Asia FX flat, dollar steady with Fed, central banks in focus By Investing.com


© Reuters

Investing.com – Most Asian currencies moved slightly on Friday, while the dollar held on to recent gains as markets were falling ahead of a series of central bank meetings this week, most notably the Federal Reserve.

Signs of more policy support in China did little to help the weak sentiment, with uncertainty about the Fed’s plans for future interest rate action keeping investors shy of any risk-driven assets.

The central bank is still widely expected on Wednesday. But whether it will signal more rate hikes this year remains to be seen, given US inflation is still trending above the bank’s target annual range.

The dollar has stabilized in Asian trade, hovering around the 101 mark. Both instruments are now trading above the 15-month low hit earlier in July.

The focus this week is also on Thursday’s meeting, when the Bank is set to raise interest rates by 25 basis points.

Japanese yen companies, the Bank of Japan in focus

It rose 0.3% on Monday, recovering from huge losses last week as Japan’s currency minister acknowledged that inflation was more steady than expected.
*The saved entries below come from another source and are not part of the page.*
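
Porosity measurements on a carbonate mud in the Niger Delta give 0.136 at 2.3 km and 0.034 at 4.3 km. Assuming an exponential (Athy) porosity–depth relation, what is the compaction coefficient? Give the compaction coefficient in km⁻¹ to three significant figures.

Athy: φ(z) = φ₀ e^(−βz) ⇒ φ₁/φ₂ = e^{β(z₂−z₁)} ⇒ β = ln(φ₁/φ₂)/(z₂−z₁)
β = ln(0.136/0.034) / (4.3 − 2.3) = ln(4) / 2 = 1.3863 / 2 = 0.6931 km⁻¹

0.693 km⁻¹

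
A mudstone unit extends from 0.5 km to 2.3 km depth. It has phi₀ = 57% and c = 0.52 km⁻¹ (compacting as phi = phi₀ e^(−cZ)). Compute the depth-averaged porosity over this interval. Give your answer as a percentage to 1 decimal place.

28.5%

⟨phi⟩ = (1/(Z₂−Z₁)) ∫ phi₀ e^(−cZ) dZ = phi₀·(e^(−c·Z₁) − e^(−c·Z₂)) / (c·(Z₂−Z₁))
e^(−0.52×0.5) = 0.7711; e^(−0.52×2.3) = 0.3024
⟨phi⟩ = 0.57 × (0.7711 − 0.3024) / (0.52 × 1.8) = 0.57 × 0.5007 = 0.2854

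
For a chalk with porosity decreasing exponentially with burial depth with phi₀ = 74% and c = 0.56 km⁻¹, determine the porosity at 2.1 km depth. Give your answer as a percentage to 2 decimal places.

22.83%

phi = phi₀·exp(−c·z) = 0.74 × exp(−0.56 × 2.1) = 0.74 × exp(−1.176)
  = 0.74 × 0.3085 = 0.2283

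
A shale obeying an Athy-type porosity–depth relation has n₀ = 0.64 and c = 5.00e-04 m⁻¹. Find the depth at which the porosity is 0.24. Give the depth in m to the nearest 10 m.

1960 m

Working in km (1 km = 1000 m; c in km⁻¹ = c in m⁻¹ × 1000):
Invert Athy's law: z = ln(n₀/n) / c
z = ln(0.64/0.24) / 0.5 = ln(2.667) / 0.5 = 0.9808 / 0.5 = 1.962 km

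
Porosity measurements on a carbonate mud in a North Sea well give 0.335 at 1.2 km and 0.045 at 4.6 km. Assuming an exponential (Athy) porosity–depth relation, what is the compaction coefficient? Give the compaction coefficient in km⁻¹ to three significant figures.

Athy: n(z) = n₀ e^(−kz) ⇒ n₁/n₂ = e^{k(z₂−z₁)} ⇒ k = ln(n₁/n₂)/(z₂−z₁)
k = ln(0.335/0.045) / (4.6 − 1.2) = ln(7.444) / 3.4 = 2.0075 / 3.4 = 0.5904 km⁻¹

0.590 km⁻¹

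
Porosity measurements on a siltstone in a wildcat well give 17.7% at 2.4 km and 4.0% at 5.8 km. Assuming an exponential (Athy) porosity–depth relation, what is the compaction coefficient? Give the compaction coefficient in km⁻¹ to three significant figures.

Athy: φ(d) = φ₀ e^(−kd) ⇒ φ₁/φ₂ = e^{k(d₂−d₁)} ⇒ k = ln(φ₁/φ₂)/(d₂−d₁)
k = ln(0.177/0.04) / (5.8 − 2.4) = ln(4.425) / 3.4 = 1.4873 / 3.4 = 0.4374 km⁻¹

0.437 km⁻¹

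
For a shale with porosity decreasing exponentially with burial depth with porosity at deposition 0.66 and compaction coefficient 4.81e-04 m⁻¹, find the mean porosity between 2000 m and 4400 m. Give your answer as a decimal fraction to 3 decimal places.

Working in km (1 km = 1000 m; c in km⁻¹ = c in m⁻¹ × 1000):
⟨n⟩ = (1/(z₂−z₁)) ∫ n₀ e^(−cz) dz = n₀·(e^(−c·z₁) − e^(−c·z₂)) / (c·(z₂−z₁))
e^(−0.481×2) = 0.3821; e^(−0.481×4.4) = 0.1205
⟨n⟩ = 0.66 × (0.3821 − 0.1205) / (0.481 × 2.4) = 0.66 × 0.2267 = 0.1496

0.150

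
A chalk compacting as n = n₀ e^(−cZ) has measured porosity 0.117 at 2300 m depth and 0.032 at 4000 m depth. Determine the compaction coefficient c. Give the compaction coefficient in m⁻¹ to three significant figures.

Working in km (1 km = 1000 m; c in km⁻¹ = c in m⁻¹ × 1000):
Athy: n(Z) = n₀ e^(−cZ) ⇒ n₁/n₂ = e^{c(Z₂−Z₁)} ⇒ c = ln(n₁/n₂)/(Z₂−Z₁)
c = ln(0.117/0.032) / (4 − 2.3) = ln(3.656) / 1.7 = 1.2964 / 1.7 = 0.7626 km⁻¹

0.000763 m⁻¹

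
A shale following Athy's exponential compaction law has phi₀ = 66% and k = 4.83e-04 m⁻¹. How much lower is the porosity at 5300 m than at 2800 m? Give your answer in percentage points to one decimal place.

Working in km (1 km = 1000 m; k in km⁻¹ = k in m⁻¹ × 1000):
phi(2.8) = 0.66·e^(−0.483×2.8) = 0.1707
phi(5.3) = 0.66·e^(−0.483×5.3) = 0.0510
Δphi = 0.1707 − 0.0510 = 0.1197

12.0 percentage points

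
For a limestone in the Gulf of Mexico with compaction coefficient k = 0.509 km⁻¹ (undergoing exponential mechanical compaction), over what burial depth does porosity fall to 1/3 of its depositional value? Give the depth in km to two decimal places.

phi/phi₀ = 1/3 ⇒ exp(−k·d) = 1/3 ⇒ d = ln(3) / k
d = 1.0986 / 0.509 = 2.158 km

2.16 km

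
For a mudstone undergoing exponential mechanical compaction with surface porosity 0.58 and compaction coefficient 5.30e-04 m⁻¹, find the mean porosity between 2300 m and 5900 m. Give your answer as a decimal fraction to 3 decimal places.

Working in km (1 km = 1000 m; k in km⁻¹ = k in m⁻¹ × 1000):
⟨φ⟩ = (1/(z₂−z₁)) ∫ φ₀ e^(−kz) dz = φ₀·(e^(−k·z₁) − e^(−k·z₂)) / (k·(z₂−z₁))
e^(−0.53×2.3) = 0.2955; e^(−0.53×5.9) = 0.0438
⟨φ⟩ = 0.58 × (0.2955 − 0.0438) / (0.53 × 3.6) = 0.58 × 0.1319 = 0.0765

0.077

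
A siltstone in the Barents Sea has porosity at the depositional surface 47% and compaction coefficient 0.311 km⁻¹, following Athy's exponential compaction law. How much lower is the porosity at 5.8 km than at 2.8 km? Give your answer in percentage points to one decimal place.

φ(2.8) = 0.47·e^(−0.311×2.8) = 0.1967
φ(5.8) = 0.47·e^(−0.311×5.8) = 0.0774
Δφ = 0.1967 − 0.0774 = 0.1194

11.9 percentage points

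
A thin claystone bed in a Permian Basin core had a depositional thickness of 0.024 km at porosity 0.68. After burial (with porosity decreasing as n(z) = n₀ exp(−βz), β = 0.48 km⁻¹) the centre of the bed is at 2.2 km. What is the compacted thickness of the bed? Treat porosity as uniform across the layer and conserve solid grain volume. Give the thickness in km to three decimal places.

Porosity at 2.2 km: n = 0.68·exp(−0.48×2.2) = 0.2365
Solid-volume conservation: h(1−n) = h₀(1−n₀) ⇒ h = h₀·(1−n₀)/(1−n)
h = 0.024 × (1 − 0.68)/(1 − 0.2365) = 0.024 × 0.4191 = 0.0101 km

0.010 km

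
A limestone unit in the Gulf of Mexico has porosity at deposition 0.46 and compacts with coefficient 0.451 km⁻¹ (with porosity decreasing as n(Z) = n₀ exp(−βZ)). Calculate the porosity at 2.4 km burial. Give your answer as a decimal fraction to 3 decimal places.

0.156

n = n₀·exp(−β·Z) = 0.46 × exp(−0.451 × 2.4) = 0.46 × exp(−1.082)
  = 0.46 × 0.3388 = 0.1558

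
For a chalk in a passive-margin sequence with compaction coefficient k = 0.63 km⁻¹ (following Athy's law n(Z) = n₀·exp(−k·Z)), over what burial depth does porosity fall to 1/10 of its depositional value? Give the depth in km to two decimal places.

3.65 km

n/n₀ = 1/10 ⇒ exp(−k·Z) = 1/10 ⇒ Z = ln(10) / k
Z = 2.3026 / 0.63 = 3.655 km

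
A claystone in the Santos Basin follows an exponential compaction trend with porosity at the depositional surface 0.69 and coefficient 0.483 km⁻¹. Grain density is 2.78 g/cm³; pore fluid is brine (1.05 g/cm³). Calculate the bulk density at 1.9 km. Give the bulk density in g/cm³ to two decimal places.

Porosity at depth: φ = 0.69·exp(−0.483×1.9) = 0.69×0.3994 = 0.2756
Bulk density: ρ_b = (1−φ)ρ_g + φ·ρ_f = 0.7244×2.78 + 0.2756×1.05
       = 2.014 + 0.289 = 2.303 g/cm³

2.30 g/cm³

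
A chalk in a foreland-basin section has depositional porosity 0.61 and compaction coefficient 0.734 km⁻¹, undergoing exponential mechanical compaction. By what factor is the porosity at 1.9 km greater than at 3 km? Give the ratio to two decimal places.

2.24

phi(d₁)/phi(d₂) = e^(−k·d₁)/e^(−k·d₂) = e^{k(d₂−d₁)}
= exp(0.734 × 1.1) = exp(0.8074) = 2.2421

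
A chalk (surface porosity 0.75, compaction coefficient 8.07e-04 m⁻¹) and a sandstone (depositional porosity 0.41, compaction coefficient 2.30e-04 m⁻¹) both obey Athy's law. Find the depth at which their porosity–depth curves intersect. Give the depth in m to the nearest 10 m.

1050 m

Working in km (1 km = 1000 m; β in km⁻¹ = β in m⁻¹ × 1000):
Set phi₀ₐ e^(−βₐZ) = phi₀ᵦ e^(−βᵦZ) ⇒ ln(phi₀ₐ/phi₀ᵦ) = (βₐ − βᵦ)·Z
Z = ln(0.75/0.41) / (0.807 − 0.23) = 0.6039 / 0.577 = 1.047 km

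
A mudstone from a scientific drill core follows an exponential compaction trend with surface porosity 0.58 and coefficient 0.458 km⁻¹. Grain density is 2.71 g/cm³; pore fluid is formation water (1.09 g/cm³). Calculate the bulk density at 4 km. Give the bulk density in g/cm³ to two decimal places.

Porosity at depth: n = 0.58·exp(−0.458×4) = 0.58×0.1601 = 0.0929
Bulk density: ρ_b = (1−n)ρ_g + n·ρ_f = 0.9071×2.71 + 0.0929×1.09
       = 2.458 + 0.101 = 2.560 g/cm³

2.56 g/cm³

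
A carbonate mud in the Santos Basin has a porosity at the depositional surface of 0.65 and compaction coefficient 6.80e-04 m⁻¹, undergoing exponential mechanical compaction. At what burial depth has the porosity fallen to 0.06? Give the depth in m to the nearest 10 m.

Working in km (1 km = 1000 m; k in km⁻¹ = k in m⁻¹ × 1000):
Invert Athy's law: z = ln(phi₀/phi) / k
z = ln(0.65/0.06) / 0.68 = ln(10.83) / 0.68 = 2.3826 / 0.68 = 3.504 km

3500 m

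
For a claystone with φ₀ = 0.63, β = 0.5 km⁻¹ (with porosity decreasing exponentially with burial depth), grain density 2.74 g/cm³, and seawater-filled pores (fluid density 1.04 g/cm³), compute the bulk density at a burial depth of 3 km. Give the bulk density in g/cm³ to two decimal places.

2.50 g/cm³

Porosity at depth: φ = 0.63·exp(−0.5×3) = 0.63×0.2231 = 0.1406
Bulk density: ρ_b = (1−φ)ρ_g + φ·ρ_f = 0.8594×2.74 + 0.1406×1.04
       = 2.355 + 0.146 = 2.501 g/cm³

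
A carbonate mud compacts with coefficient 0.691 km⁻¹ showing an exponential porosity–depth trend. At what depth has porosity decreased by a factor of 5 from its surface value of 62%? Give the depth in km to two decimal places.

n/n₀ = 1/5 ⇒ exp(−β·Z) = 1/5 ⇒ Z = ln(5) / β
Z = 1.6094 / 0.691 = 2.329 km

2.33 km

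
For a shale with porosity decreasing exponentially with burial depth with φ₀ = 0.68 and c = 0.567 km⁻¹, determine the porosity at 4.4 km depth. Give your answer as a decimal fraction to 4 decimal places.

φ = φ₀·exp(−c·d) = 0.68 × exp(−0.567 × 4.4) = 0.68 × exp(−2.495)
  = 0.68 × 0.0825 = 0.0561

0.0561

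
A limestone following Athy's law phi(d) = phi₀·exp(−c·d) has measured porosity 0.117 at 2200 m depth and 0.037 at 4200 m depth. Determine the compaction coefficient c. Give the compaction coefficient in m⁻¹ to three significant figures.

0.000576 m⁻¹

Working in km (1 km = 1000 m; c in km⁻¹ = c in m⁻¹ × 1000):
Athy: phi(d) = phi₀ e^(−cd) ⇒ phi₁/phi₂ = e^{c(d₂−d₁)} ⇒ c = ln(phi₁/phi₂)/(d₂−d₁)
c = ln(0.117/0.037) / (4.2 − 2.2) = ln(3.162) / 2 = 1.1513 / 2 = 0.5756 km⁻¹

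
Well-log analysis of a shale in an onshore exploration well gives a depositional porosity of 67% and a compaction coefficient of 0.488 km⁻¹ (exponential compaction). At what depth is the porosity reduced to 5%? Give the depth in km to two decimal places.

Invert Athy's law: z = ln(φ₀/φ) / c
z = ln(0.67/0.05) / 0.488 = ln(13.4) / 0.488 = 2.5953 / 0.488 = 5.318 km

5.32 km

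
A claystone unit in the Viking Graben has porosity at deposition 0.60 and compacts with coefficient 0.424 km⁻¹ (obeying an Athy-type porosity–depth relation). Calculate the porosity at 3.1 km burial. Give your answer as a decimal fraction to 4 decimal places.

0.1612

phi = phi₀·exp(−k·Z) = 0.6 × exp(−0.424 × 3.1) = 0.6 × exp(−1.314)
  = 0.6 × 0.2686 = 0.1612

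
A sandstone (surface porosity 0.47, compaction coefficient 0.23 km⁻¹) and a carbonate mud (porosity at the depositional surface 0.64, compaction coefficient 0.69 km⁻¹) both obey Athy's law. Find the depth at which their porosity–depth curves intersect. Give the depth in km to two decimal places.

Set φ₀ₐ e^(−kₐz) = φ₀ᵦ e^(−kᵦz) ⇒ ln(φ₀ₐ/φ₀ᵦ) = (kₐ − kᵦ)·z
z = ln(0.47/0.64) / (0.23 − 0.69) = -0.3087 / -0.46 = 0.671 km

0.67 km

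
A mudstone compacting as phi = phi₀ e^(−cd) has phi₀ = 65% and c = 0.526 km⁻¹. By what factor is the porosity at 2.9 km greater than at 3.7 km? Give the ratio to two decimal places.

1.52

phi(d₁)/phi(d₂) = e^(−c·d₁)/e^(−c·d₂) = e^{c(d₂−d₁)}
= exp(0.526 × 0.8) = exp(0.4208) = 1.5232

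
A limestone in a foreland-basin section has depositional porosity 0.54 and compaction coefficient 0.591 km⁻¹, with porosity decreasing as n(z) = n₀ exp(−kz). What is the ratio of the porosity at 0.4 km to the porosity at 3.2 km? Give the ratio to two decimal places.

n(z₁)/n(z₂) = e^(−k·z₁)/e^(−k·z₂) = e^{k(z₂−z₁)}
= exp(0.591 × 2.8) = exp(1.655) = 5.2320

5.23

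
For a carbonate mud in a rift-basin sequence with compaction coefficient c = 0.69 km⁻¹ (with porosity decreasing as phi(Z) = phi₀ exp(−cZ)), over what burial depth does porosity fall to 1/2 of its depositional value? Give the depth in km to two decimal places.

1.00 km

phi/phi₀ = 1/2 ⇒ exp(−c·Z) = 1/2 ⇒ Z = ln(2) / c
Z = 0.6931 / 0.69 = 1.005 km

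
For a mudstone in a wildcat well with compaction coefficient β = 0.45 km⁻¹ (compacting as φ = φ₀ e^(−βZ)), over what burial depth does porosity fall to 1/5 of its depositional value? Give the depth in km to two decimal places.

φ/φ₀ = 1/5 ⇒ exp(−β·Z) = 1/5 ⇒ Z = ln(5) / β
Z = 1.6094 / 0.45 = 3.577 km

3.58 km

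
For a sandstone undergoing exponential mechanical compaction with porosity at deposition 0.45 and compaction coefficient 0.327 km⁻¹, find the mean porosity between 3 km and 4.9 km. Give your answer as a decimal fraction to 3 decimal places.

0.126

⟨φ⟩ = (1/(Z₂−Z₁)) ∫ φ₀ e^(−βZ) dZ = φ₀·(e^(−β·Z₁) − e^(−β·Z₂)) / (β·(Z₂−Z₁))
e^(−0.327×3) = 0.3749; e^(−0.327×4.9) = 0.2014
⟨φ⟩ = 0.45 × (0.3749 − 0.2014) / (0.327 × 1.9) = 0.45 × 0.2793 = 0.1257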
But despite the trend, the Bank of Japan gave scant indications that it plans to tighten its ultra-loose policy in the near term, broad-based yield curve control measures on Friday. The Japanese government also said on Monday that the rate of inflation is likely to moderate further this year.

The dovish outlook from the Bank of Japan is putting more downward pressure on the yen, as the Fed’s rate hike this week is set to widen the gap between domestic and US interest rates.

The rate hike is also expected to weigh on most other Asian currencies, as the gap between risky and low-risk debt narrows.

It fell 0.1%, while it rose 0.3%. It was steady, while gradually rising in anticipation of more stimulus measures in China.

The Chinese Yuan weakened, and more stimulus failed to cheer

It fell 0.1%, with little support from the strong midpoint peg by the People’s Bank of China.

The markets also appeared to cloud Beijing’s pledge to take more measures to support private investment in the country. A notice issued on Monday said the government plans to allow private companies to operate in sectors including transportation, water and other infrastructure, and will also issue policies to facilitate investment in the country.

Chinese officials also pledged to step up liquidity measures after economic growth slowed sharply in the second quarter. But any increases in liquidity are negative for the yuan.